Kintari lansung masuk ke kamar mandi. Berendam bunga tujuh rupa. Kemudian memilih baju dari seisi lemarinya yang penuh tapi masih tetap bersuara. "Aduh yang mana ya. Gak ada baju.”

Akhirnya pilihannya jatuh pada dress biru langit di atas lutut dengan motif bunga daisy. "Oke perfect buat kencan".

Berjalan dengan high heels yang tidak pernah lepas darinya. Kintari menghampiri pacarnya yang sedang duduk di kursi ruang tamu dan tiba-tiba berdiri ketika Atala berlalu. "Pagi," sapa Tara.

"Pagi," suara Atala yang balik menyapa.

Oh liatlah ketika dua manusia itu dipertemukan.

Terdengar suara Atala. "Mau pergi?" .

"Enggak. Mau mancing. Iya lah gue udah cantik gini. Masa gak pergi sih"

"Oh"

"Oh doang? Gak ada wejangan sama adek cewenya ini gitu? Atau kaya Om Cello ke papah atau ke mamah?"

"Oh ya..

"Jangan lupa pintu ditutup" sambung Atala sambil berlalu.

Dan begitulah kalau gue sama Atala si irit ngomong kalau ketemu.

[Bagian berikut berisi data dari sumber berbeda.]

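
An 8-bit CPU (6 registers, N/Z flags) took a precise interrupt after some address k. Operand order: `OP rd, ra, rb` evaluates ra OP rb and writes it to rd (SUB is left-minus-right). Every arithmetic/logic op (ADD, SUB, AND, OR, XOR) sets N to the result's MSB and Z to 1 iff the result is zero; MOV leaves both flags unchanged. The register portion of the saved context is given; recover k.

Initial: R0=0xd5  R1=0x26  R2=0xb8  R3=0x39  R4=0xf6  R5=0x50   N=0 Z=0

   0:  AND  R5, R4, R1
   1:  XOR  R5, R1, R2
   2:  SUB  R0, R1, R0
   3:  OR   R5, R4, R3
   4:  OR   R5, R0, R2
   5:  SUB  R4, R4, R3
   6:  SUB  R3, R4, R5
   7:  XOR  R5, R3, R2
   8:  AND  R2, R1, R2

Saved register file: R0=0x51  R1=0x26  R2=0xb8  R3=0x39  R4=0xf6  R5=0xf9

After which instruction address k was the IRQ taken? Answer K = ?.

K = 4

after  0: R0=0xd5 R1=0x26 R2=0xb8 R3=0x39 R4=0xf6 R5=0x26  N=0 Z=0
after  1: R0=0xd5 R1=0x26 R2=0xb8 R3=0x39 R4=0xf6 R5=0x9e  N=1 Z=0
after  2: R0=0x51 R1=0x26 R2=0xb8 R3=0x39 R4=0xf6 R5=0x9e  N=0 Z=0
after  3: R0=0x51 R1=0x26 R2=0xb8 R3=0x39 R4=0xf6 R5=0xff  N=1 Z=0
after  4: R0=0x51 R1=0x26 R2=0xb8 R3=0x39 R4=0xf6 R5=0xf9  N=1 Z=0
-- IRQ taken; context saved, return-PC = 5 --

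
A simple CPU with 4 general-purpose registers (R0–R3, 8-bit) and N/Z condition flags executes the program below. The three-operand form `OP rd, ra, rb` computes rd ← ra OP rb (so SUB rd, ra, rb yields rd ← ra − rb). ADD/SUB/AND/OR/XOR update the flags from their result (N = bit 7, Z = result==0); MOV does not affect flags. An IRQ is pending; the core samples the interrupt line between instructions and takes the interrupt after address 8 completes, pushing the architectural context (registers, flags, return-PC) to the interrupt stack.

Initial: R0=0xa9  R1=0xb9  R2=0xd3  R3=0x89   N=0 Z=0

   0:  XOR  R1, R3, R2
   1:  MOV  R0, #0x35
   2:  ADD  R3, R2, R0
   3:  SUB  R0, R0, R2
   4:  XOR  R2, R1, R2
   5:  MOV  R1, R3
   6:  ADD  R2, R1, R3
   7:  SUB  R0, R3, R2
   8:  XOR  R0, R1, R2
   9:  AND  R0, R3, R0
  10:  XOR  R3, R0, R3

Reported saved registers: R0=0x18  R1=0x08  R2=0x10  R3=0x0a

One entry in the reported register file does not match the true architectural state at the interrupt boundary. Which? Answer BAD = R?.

BAD = R3

after  0: R0=0xa9 R1=0x5a R2=0xd3 R3=0x89  N=0 Z=0
after  1: R0=0x35 R1=0x5a R2=0xd3 R3=0x89  N=0 Z=0
after  2: R0=0x35 R1=0x5a R2=0xd3 R3=0x08  N=0 Z=0
after  3: R0=0x62 R1=0x5a R2=0xd3 R3=0x08  N=0 Z=0
after  4: R0=0x62 R1=0x5a R2=0x89 R3=0x08  N=1 Z=0
after  5: R0=0x62 R1=0x08 R2=0x89 R3=0x08  N=1 Z=0
after  6: R0=0x62 R1=0x08 R2=0x10 R3=0x08  N=0 Z=0
after  7: R0=0xf8 R1=0x08 R2=0x10 R3=0x08  N=1 Z=0
after  8: R0=0x18 R1=0x08 R2=0x10 R3=0x08  N=0 Z=0
-- IRQ taken; context saved, return-PC = 9 --
mismatch: R3: reported 0x0a vs actual 0x08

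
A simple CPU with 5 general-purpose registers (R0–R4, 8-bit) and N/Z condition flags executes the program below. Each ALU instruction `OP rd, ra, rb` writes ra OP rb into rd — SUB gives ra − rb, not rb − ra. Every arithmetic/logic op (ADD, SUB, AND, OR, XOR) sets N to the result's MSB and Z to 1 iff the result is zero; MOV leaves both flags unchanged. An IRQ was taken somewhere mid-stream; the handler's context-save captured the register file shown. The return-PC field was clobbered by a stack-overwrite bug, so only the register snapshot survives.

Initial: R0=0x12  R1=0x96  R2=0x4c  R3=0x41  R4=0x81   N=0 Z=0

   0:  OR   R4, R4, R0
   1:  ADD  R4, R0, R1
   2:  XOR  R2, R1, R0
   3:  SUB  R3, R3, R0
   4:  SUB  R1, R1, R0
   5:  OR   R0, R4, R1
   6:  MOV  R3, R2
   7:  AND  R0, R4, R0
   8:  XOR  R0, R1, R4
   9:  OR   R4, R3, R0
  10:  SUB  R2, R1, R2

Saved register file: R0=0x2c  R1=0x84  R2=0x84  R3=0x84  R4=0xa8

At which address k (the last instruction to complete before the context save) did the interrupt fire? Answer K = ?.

K = 8

after  0: R0=0x12 R1=0x96 R2=0x4c R3=0x41 R4=0x93  N=1 Z=0
after  1: R0=0x12 R1=0x96 R2=0x4c R3=0x41 R4=0xa8  N=1 Z=0
after  2: R0=0x12 R1=0x96 R2=0x84 R3=0x41 R4=0xa8  N=1 Z=0
after  3: R0=0x12 R1=0x96 R2=0x84 R3=0x2f R4=0xa8  N=0 Z=0
after  4: R0=0x12 R1=0x84 R2=0x84 R3=0x2f R4=0xa8  N=1 Z=0
after  5: R0=0xac R1=0x84 R2=0x84 R3=0x2f R4=0xa8  N=1 Z=0
after  6: R0=0xac R1=0x84 R2=0x84 R3=0x84 R4=0xa8  N=1 Z=0
after  7: R0=0xa8 R1=0x84 R2=0x84 R3=0x84 R4=0xa8  N=1 Z=0
after  8: R0=0x2c R1=0x84 R2=0x84 R3=0x84 R4=0xa8  N=0 Z=0
-- IRQ taken; context saved, return-PC = 9 --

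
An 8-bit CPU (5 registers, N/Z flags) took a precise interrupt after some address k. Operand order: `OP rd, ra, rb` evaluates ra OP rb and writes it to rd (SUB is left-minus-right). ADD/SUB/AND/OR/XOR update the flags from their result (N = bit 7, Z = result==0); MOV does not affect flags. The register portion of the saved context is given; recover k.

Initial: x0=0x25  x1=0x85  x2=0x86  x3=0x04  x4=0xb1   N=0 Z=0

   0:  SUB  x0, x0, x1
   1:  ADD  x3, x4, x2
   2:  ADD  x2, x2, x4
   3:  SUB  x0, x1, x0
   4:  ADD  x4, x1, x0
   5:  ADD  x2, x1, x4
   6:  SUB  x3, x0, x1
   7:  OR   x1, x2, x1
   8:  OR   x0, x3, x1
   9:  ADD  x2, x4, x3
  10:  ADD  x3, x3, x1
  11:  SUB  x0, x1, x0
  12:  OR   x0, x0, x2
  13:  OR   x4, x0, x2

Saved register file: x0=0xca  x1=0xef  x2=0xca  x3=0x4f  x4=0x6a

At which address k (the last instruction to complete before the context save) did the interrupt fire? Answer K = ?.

after  0: x0=0xa0 x1=0x85 x2=0x86 x3=0x04 x4=0xb1  N=1 Z=0
after  1: x0=0xa0 x1=0x85 x2=0x86 x3=0x37 x4=0xb1  N=0 Z=0
after  2: x0=0xa0 x1=0x85 x2=0x37 x3=0x37 x4=0xb1  N=0 Z=0
after  3: x0=0xe5 x1=0x85 x2=0x37 x3=0x37 x4=0xb1  N=1 Z=0
after  4: x0=0xe5 x1=0x85 x2=0x37 x3=0x37 x4=0x6a  N=0 Z=0
after  5: x0=0xe5 x1=0x85 x2=0xef x3=0x37 x4=0x6a  N=1 Z=0
after  6: x0=0xe5 x1=0x85 x2=0xef x3=0x60 x4=0x6a  N=0 Z=0
after  7: x0=0xe5 x1=0xef x2=0xef x3=0x60 x4=0x6a  N=1 Z=0
after  8: x0=0xef x1=0xef x2=0xef x3=0x60 x4=0x6a  N=1 Z=0
after  9: x0=0xef x1=0xef x2=0xca x3=0x60 x4=0x6a  N=1 Z=0
after 10: x0=0xef x1=0xef x2=0xca x3=0x4f x4=0x6a  N=0 Z=0
after 11: x0=0x00 x1=0xef x2=0xca x3=0x4f x4=0x6a  N=0 Z=1
after 12: x0=0xca x1=0xef x2=0xca x3=0x4f x4=0x6a  N=1 Z=0
-- IRQ taken; context saved, return-PC = 13 --

K = 12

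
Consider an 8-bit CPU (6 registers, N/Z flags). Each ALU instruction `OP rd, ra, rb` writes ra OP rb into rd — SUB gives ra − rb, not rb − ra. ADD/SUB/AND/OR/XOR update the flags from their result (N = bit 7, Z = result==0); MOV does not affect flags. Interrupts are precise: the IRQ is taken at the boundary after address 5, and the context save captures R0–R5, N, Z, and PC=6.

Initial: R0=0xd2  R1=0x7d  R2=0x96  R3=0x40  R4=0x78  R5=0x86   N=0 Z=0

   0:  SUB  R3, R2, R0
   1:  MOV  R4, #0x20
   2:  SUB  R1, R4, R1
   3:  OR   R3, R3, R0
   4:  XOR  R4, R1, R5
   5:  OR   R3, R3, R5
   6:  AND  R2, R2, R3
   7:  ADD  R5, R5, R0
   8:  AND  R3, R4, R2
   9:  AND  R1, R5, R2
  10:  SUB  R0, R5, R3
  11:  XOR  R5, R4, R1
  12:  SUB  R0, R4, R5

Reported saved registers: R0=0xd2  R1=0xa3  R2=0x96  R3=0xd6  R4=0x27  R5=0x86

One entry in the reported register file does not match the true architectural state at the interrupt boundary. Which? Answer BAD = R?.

BAD = R4

after  0: R0=0xd2 R1=0x7d R2=0x96 R3=0xc4 R4=0x78 R5=0x86  N=1 Z=0
after  1: R0=0xd2 R1=0x7d R2=0x96 R3=0xc4 R4=0x20 R5=0x86  N=1 Z=0
after  2: R0=0xd2 R1=0xa3 R2=0x96 R3=0xc4 R4=0x20 R5=0x86  N=1 Z=0
after  3: R0=0xd2 R1=0xa3 R2=0x96 R3=0xd6 R4=0x20 R5=0x86  N=1 Z=0
after  4: R0=0xd2 R1=0xa3 R2=0x96 R3=0xd6 R4=0x25 R5=0x86  N=0 Z=0
after  5: R0=0xd2 R1=0xa3 R2=0x96 R3=0xd6 R4=0x25 R5=0x86  N=1 Z=0
-- IRQ taken; context saved, return-PC = 6 --
mismatch: R4: reported 0x27 vs actual 0x25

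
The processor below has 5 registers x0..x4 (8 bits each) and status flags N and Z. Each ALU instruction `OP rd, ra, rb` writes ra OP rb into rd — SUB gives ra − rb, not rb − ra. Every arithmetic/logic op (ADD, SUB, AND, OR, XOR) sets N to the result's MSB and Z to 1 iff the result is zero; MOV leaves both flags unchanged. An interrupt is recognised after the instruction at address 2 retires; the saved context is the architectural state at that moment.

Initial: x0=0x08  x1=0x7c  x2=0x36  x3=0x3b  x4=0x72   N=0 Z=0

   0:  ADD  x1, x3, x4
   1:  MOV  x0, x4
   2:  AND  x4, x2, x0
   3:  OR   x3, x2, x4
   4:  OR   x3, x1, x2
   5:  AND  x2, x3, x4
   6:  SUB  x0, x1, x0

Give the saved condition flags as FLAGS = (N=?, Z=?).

FLAGS = (N=0, Z=0)

after  0: x0=0x08 x1=0xad x2=0x36 x3=0x3b x4=0x72  N=1 Z=0
after  1: x0=0x72 x1=0xad x2=0x36 x3=0x3b x4=0x72  N=1 Z=0
after  2: x0=0x72 x1=0xad x2=0x36 x3=0x3b x4=0x32  N=0 Z=0
-- IRQ taken; context saved, return-PC = 3 --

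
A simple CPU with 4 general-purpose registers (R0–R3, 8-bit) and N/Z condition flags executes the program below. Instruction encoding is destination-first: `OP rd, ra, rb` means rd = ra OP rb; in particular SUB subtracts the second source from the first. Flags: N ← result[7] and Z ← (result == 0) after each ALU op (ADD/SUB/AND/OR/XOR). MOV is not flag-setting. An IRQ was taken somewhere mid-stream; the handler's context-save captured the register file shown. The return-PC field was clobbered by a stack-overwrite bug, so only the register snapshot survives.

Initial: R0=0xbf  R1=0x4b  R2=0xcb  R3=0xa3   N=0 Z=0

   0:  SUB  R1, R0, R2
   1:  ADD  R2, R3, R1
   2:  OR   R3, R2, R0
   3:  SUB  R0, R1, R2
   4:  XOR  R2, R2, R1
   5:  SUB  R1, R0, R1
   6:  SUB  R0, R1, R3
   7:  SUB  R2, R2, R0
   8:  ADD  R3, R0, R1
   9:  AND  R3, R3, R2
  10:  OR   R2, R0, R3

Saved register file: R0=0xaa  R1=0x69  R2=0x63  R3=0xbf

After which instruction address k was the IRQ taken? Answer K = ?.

after  0: R0=0xbf R1=0xf4 R2=0xcb R3=0xa3  N=1 Z=0
after  1: R0=0xbf R1=0xf4 R2=0x97 R3=0xa3  N=1 Z=0
after  2: R0=0xbf R1=0xf4 R2=0x97 R3=0xbf  N=1 Z=0
after  3: R0=0x5d R1=0xf4 R2=0x97 R3=0xbf  N=0 Z=0
after  4: R0=0x5d R1=0xf4 R2=0x63 R3=0xbf  N=0 Z=0
after  5: R0=0x5d R1=0x69 R2=0x63 R3=0xbf  N=0 Z=0
after  6: R0=0xaa R1=0x69 R2=0x63 R3=0xbf  N=1 Z=0
-- IRQ taken; context saved, return-PC = 7 --

K = 6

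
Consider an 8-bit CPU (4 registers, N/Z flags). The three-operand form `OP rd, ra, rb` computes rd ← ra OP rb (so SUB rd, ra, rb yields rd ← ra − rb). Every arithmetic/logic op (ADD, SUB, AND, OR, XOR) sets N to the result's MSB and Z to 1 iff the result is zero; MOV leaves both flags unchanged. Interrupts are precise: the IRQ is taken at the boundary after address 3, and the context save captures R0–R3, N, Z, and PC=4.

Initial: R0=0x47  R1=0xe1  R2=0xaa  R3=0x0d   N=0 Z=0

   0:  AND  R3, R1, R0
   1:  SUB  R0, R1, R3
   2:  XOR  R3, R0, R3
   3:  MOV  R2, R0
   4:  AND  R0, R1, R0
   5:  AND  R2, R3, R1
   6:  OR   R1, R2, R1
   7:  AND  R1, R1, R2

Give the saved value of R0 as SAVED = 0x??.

SAVED = 0xa0

after  0: R0=0x47 R1=0xe1 R2=0xaa R3=0x41  N=0 Z=0
after  1: R0=0xa0 R1=0xe1 R2=0xaa R3=0x41  N=1 Z=0
after  2: R0=0xa0 R1=0xe1 R2=0xaa R3=0xe1  N=1 Z=0
after  3: R0=0xa0 R1=0xe1 R2=0xa0 R3=0xe1  N=1 Z=0
-- IRQ taken; context saved, return-PC = 4 --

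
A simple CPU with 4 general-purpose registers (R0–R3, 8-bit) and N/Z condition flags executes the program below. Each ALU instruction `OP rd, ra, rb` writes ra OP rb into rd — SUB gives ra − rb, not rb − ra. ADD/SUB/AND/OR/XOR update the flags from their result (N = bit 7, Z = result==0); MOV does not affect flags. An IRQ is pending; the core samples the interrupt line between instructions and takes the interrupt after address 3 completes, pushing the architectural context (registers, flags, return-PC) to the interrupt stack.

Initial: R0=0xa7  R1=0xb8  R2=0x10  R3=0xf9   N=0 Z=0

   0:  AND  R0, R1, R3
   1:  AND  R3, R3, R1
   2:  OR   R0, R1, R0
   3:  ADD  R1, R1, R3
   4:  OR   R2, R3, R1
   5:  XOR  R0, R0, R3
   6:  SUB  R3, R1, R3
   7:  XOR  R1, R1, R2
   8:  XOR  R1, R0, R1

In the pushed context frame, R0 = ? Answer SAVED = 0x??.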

"Fine".... "Sayang... udah lama nunggu?"

"Engga ko cuman dua jam, biasanya juga tiga jam" ucap Tara datar membuat Kintari terkadang gemas ingin melihat ekspresi lainnya.

"Tapi cantik kan?" Kintari memutar tuhunya dengan centil.

"Cantik tapi kita mau ke..." bunyi nyaring dari ponsel Tara terdengar. Samar samar Kintari mendengar Tara menyebutkan omnya.

"Siapa? Kita mau kencan kan?"

Tara melihat jam yang melingkar ditangannya. "Om. Kita mau ke pertunangan sepupu aku. Udah ayok berangkat aja Kin"

"Oke" Kintari awalnya ingin bertanya apakah sudah pantas dia berdandan seperti ini ke acara pertunangan tapi Tara yang buru-buru dan dia merasa bersalah karena terlalu lama mandi dan berdandan hanya bisa pasrah saja.

"Sis.. Kintari pergi dulu ya" Kintari berteriak memanggil mamahnya membuat Tara melotot. "Kalau panggil mamah kamu itu yang lembut.”

"Mamah.. Kintari Gardapatri Sastra ini berangkat dulu ya" ucap Kintari berubah pelan.

"Oke sis. Ati-ati" tapi jawaban Corina sama kerasnya suaranya dengan Kintari. "Tuh kan mamah aku gitu. Kalau gak diteriakin dan gak dipanggil sis gak akan keluar"

"Mau kemana nih?"

Dengan sopan dan lemah lembut Tara menjawab. "Mau ke pertunangan sepupu tante. Boleh saya ajak Kintari kan?"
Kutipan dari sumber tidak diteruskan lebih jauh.